Their campaign went into full swing last Thursday, just four days after MP Louise Mensch announced she is resigning. It was launched in Thrapston where Mr Miliband met a group of young people from Corby at the Tasty Bites Cafe and Tea Shop in the High Street.
Accompanied by prominent Labour MP for West Bromwich East, Tom Watson, the Leader of the Opposition said it would be no easy fight winning the seat back from the Conservatives.
He told Labour supporters “You and I know it’s going to be a very tough fight if our brilliant candidate, Andy Sawford, is to earn the right to represent the people of Corby. Two years ago, the Conservatives won this seat from Labour. We must persuade those who did not vote Labour last time to put their trust in us again.
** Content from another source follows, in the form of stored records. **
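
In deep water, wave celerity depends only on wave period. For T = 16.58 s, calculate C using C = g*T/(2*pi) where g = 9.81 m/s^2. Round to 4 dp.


We use the deep-water celerity formula:
C = g * T / (2 * pi)
C = 9.81 * 16.58 / (2 * 3.14159...)
C = 162.649800 / 6.283185
C = 25.8865 m/s

25.8865


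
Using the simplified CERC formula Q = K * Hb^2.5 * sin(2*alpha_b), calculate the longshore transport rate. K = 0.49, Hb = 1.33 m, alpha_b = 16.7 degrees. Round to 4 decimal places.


Q = K * Hb^2.5 * sin(2 * alpha_b)
Hb^2.5 = 1.33^2.5 = 2.039995
sin(2 * 16.7) = sin(33.4) = 0.550481
Q = 0.49 * 2.039995 * 0.550481
Q = 0.5503 m^3/s

0.5503


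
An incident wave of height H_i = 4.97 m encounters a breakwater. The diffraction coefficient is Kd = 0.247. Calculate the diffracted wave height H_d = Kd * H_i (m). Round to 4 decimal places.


H_d = Kd * H_i
H_d = 0.247 * 4.97
H_d = 1.2276 m

1.2276


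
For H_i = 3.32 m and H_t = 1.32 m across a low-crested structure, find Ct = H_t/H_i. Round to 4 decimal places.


Ct = H_t / H_i
Ct = 1.32 / 3.32
Ct = 0.3976

0.3976


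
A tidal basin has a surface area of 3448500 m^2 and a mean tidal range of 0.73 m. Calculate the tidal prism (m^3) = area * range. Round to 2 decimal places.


Tidal prism = Area * Tidal range
P = 3448500 * 0.73
P = 2517405.00 m^3

2517405.00


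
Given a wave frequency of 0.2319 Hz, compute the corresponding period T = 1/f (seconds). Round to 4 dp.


T = 1 / f
T = 1 / 0.2319
T = 4.3122 s

4.3122


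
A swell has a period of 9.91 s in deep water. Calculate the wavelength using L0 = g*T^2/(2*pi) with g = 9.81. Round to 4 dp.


L0 = g * T^2 / (2 * pi)
L0 = 9.81 * 9.91^2 / (2 * pi)
L0 = 9.81 * 98.2081 / 6.28319
L0 = 963.4215 / 6.28319
L0 = 153.3333 m

153.3333


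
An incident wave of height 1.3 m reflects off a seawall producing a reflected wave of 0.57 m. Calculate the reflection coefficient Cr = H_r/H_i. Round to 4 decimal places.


Cr = H_r / H_i
Cr = 0.57 / 1.3
Cr = 0.4385

0.4385


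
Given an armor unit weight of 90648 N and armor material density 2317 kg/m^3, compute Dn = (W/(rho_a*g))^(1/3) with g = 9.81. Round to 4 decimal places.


V = W / (rho_a * g)
V = 90648 / (2317 * 9.81)
V = 90648 / 22729.77
V = 3.988074 m^3
Dn = V^(1/3) = 3.988074^(1/3)
Dn = 1.5858 m

1.5858


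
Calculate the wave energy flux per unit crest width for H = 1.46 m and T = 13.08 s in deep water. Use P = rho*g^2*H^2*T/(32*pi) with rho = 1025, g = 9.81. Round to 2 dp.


P = rho * g^2 * H^2 * T / (32 * pi)
P = 1025 * 9.81^2 * 1.46^2 * 13.08 / (32 * pi)
P = 1025 * 96.2361 * 2.1316 * 13.08 / 100.53096
P = 27357.44 W/m

27357.44


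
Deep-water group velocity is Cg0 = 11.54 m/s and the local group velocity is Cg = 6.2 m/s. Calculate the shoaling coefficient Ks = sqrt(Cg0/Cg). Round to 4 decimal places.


Ks = sqrt(Cg0 / Cg)
Ks = sqrt(11.54 / 6.2)
Ks = sqrt(1.8613)
Ks = 1.3643

1.3643


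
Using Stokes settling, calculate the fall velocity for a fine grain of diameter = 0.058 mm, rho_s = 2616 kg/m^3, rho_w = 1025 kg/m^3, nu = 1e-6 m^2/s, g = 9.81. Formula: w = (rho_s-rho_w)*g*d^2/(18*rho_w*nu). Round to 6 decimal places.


w = (rho_s - rho_w) * g * d^2 / (18 * rho_w * nu)
d = 0.058 mm = 0.000058 m
rho_s - rho_w = 2616 - 1025 = 1591
Numerator = 1591 * 9.81 * (0.000058)^2 = 0.000052504336
Denominator = 18 * 1025 * 1e-6 = 0.018450
w = 0.002846 m/s

0.002846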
“Our task is win them back. And we must show we stand for them in this by-election.
“We stand for the young people I met just three weeks ago in Corby who cannot find work. We have seen the number of young people looking for work almost double in the past year. We stand for them, for their parents, their grandparents, all of those who think our young people need hope.
“We can change things. We can put our young people back to work by taxing bankers’ bonuses. We can take action to force the energy companies to give people a fairer deal. We can reform our banks so they better serve small business. And we can deliver an NHS focused on the needs of the patients even in tough times.
“So that’s who we are fighting for. And the only way we can win that fight is by reaching out to people across Corby.
“If there is one argument I want you to make above all, it is that Labour will make a difference to people’s lives.
“I want Andy Sawford elected so he can speak up in Parliament for all the people of Corby, not just a few.
“And if we’re going to speak up for all the people - we need to speak to as many people as possible.
“In the weeks to come, Labour will be reaching out to everybody in Corby. We should try to visit every home. Labour voters. Tory voters. Liberal Democrat voters. And people who don’t usually vote at all.”
At the cafe the group of teenagers told the Labour leader about their fears over finding a job and their hopes for the future.
He asked them: “What does it feel like to be a young person in Corby today?”
Kayleigh Savage, 18, of Oakley Vale, the only one in the group old enough to vote said: “I wasn’t able to do my GCSEs because my parents split up. I’m at college now, but why do employers make me feel bad because of my lack of qualifications?”
Lewis Peddie, 16, of Studfall Avenue, Corby, who is joining the Army next March, told Mr Miliband he was worried he would be unable to find a job in the town until then.
On the way to a rally for supporters and activists in Thrapston Mr Miliband and Mr Sawford took time to chat to people in the street.
Mr Sawford said: “It’s really important that we are launching this campaign today in one of East Northamptonshire’s four towns.
“Corby and East Northamptonshire needs to have a Labour MP again. There needs to be a strong local representative here.
“I am pleased that Ed Miliband has joined us here today to set out a better future for people in Corby.”